Wang Tao, Wang Shu, Li Zhuolin, Xie Jie, Chen Huan, Hou Jing
Research Laboratory Center, Guizhou Provincial People's Hospital, Guiyang, China.
Department of Breast Surgery, Guizhou Provincial People's Hospital, Guiyang, China.
Front Immunol. 2024 Nov 19;15:1485123. doi: 10.3389/fimmu.2024.1485123. eCollection 2024.
Breast cancer, characterized by its heterogeneity, is a leading cause of mortality among women. The study aims to develop a Machine Learning-Derived Liquid-Liquid Phase Separation (MDLS) model to enhance the prognostic accuracy and personalized treatment strategies for breast cancer patients.
The study employed ten machine learning algorithms to construct 108 algorithm combinations for the MDLS model. The robustness of the model was evaluated using multi-omics and single-cell data across 14 breast cancer cohorts, involving 9,723 patients. Genetic mutation, copy number alterations, and single-cell RNA sequencing were analyzed to understand the molecular mechanisms and predictive capabilities of the MDLS model. Immunotherapy targets were predicted by evaluating immune cell infiltration and immune checkpoint expression. Chemotherapy targets were identified through correlation analysis and drug responsiveness prediction.
The MDLS model demonstrated superior prognostic power, with a mean C-index of 0.649, outperforming 69 published signatures across ten cohorts. High-MDLS patients exhibited higher tumor mutation burden and distinct genomic alterations, including significant gene amplifications and deletions. Single-cell analysis revealed higher MDLS activity in tumor-aneuploid cells and identified key regulatory factors involved in MDLS progression.
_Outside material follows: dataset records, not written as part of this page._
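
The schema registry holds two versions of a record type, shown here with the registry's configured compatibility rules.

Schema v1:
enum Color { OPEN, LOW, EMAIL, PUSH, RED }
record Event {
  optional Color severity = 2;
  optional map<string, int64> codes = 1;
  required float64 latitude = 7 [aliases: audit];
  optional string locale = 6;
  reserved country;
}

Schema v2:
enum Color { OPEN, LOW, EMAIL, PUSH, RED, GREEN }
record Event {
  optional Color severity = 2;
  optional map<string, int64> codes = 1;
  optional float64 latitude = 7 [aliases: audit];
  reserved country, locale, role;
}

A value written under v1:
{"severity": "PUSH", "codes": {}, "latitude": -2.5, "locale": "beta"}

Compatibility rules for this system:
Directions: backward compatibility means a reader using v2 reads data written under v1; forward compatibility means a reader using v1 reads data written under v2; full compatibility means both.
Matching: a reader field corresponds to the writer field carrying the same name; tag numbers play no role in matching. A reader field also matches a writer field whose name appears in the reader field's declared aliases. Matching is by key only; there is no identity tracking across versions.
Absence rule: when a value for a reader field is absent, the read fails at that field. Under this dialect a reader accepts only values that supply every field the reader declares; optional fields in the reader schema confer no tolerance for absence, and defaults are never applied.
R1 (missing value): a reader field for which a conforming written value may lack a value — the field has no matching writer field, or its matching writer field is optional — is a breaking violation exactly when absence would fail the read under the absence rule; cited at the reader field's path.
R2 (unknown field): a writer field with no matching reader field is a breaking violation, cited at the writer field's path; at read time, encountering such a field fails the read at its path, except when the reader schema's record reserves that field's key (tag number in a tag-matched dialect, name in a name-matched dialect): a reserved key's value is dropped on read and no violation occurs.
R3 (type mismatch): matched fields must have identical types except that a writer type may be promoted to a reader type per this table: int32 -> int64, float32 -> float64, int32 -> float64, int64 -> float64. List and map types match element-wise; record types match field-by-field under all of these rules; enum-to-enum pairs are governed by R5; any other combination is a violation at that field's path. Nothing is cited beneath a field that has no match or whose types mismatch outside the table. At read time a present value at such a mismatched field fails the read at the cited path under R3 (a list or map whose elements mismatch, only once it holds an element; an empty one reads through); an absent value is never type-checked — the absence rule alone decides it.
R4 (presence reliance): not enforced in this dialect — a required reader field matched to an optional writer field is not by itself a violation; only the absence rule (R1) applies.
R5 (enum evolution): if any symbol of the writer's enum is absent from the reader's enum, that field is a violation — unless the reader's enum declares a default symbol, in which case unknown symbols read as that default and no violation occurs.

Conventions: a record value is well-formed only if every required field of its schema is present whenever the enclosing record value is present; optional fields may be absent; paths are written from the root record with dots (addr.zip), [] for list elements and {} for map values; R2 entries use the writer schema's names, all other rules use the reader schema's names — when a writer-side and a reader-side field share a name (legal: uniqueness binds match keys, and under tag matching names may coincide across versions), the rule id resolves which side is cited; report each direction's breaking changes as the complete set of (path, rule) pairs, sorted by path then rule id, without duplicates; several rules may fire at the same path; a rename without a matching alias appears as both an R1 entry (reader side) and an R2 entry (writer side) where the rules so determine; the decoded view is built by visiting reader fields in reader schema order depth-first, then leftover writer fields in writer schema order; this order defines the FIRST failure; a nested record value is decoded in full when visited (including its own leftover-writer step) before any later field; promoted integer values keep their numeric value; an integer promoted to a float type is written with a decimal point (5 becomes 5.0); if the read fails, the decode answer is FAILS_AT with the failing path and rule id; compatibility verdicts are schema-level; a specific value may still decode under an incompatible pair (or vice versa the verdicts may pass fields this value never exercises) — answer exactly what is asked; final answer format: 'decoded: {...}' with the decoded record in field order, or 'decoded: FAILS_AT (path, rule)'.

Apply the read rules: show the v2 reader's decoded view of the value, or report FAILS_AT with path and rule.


decoded: {"severity": "PUSH", "codes": {}, "latitude": -2.5}

the writer's type comes first in each Event pair
decode (reader v2):
  severity := "PUSH"
  codes := {}
  latitude := -2.5
  writer locale: reserved -> dropped
  => decoded: {"severity": "PUSH", "codes": {}, "latitude": -2.5}
ruling out the remaining Event differences:
  field latitude in record Event: required changed to optional -> matters for Event compatibility verdicts, not for this value's decode
  enum Color (field severity in record Event): symbol GREEN added -> matters for Event compatibility verdicts, not for this value's decode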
Cell-cell communication analysis indicated stronger interactions in high-MDLS groups, and immunotherapy response evaluation showed better outcomes for low-MDLS patients.
The MDLS model offers a robust and precise tool for predicting breast cancer prognosis and tailoring personalized treatment strategies. Its integration of multi-omics and machine learning highlights its potential clinical applications, particularly in improving the effectiveness of immunotherapy and identifying therapeutic targets for high-MDLS patients.
乳腺癌具有异质性,是女性死亡的主要原因。本研究旨在开发一种机器学习衍生的液-液相分离(MDLS)模型,以提高乳腺癌患者的预后准确性和个性化治疗策略。
本研究采用十种机器学习算法为MDLS模型构建108种算法组合。使用来自14个乳腺癌队列的9723例患者的多组学和单细胞数据评估模型的稳健性。分析基因突变、拷贝数改变和单细胞RNA测序,以了解MDLS模型的分子机制和预测能力。通过评估免疫细胞浸润和免疫检查点表达来预测免疫治疗靶点。通过相关性分析和药物反应性预测确定化疗靶点。
MDLS模型显示出卓越的预后能力,平均C指数为0.649,在十个队列中优于69个已发表的特征。高MDLS患者表现出更高的肿瘤突变负担和独特的基因组改变,包括显著的基因扩增和缺失。单细胞分析显示肿瘤非整倍体细胞中MDLS活性更高,并确定了参与MDLS进展的关键调节因子。细胞间通讯分析表明高MDLS组中的相互作用更强,免疫治疗反应评估显示低MDLS患者的预后更好。
MDLS模型为预测乳腺癌预后和制定个性化治疗策略提供了一种强大而精确的工具。其多组学和机器学习的整合突出了其潜在的临床应用,特别是在提高免疫治疗的有效性和确定高MDLS患者的治疗靶点方面。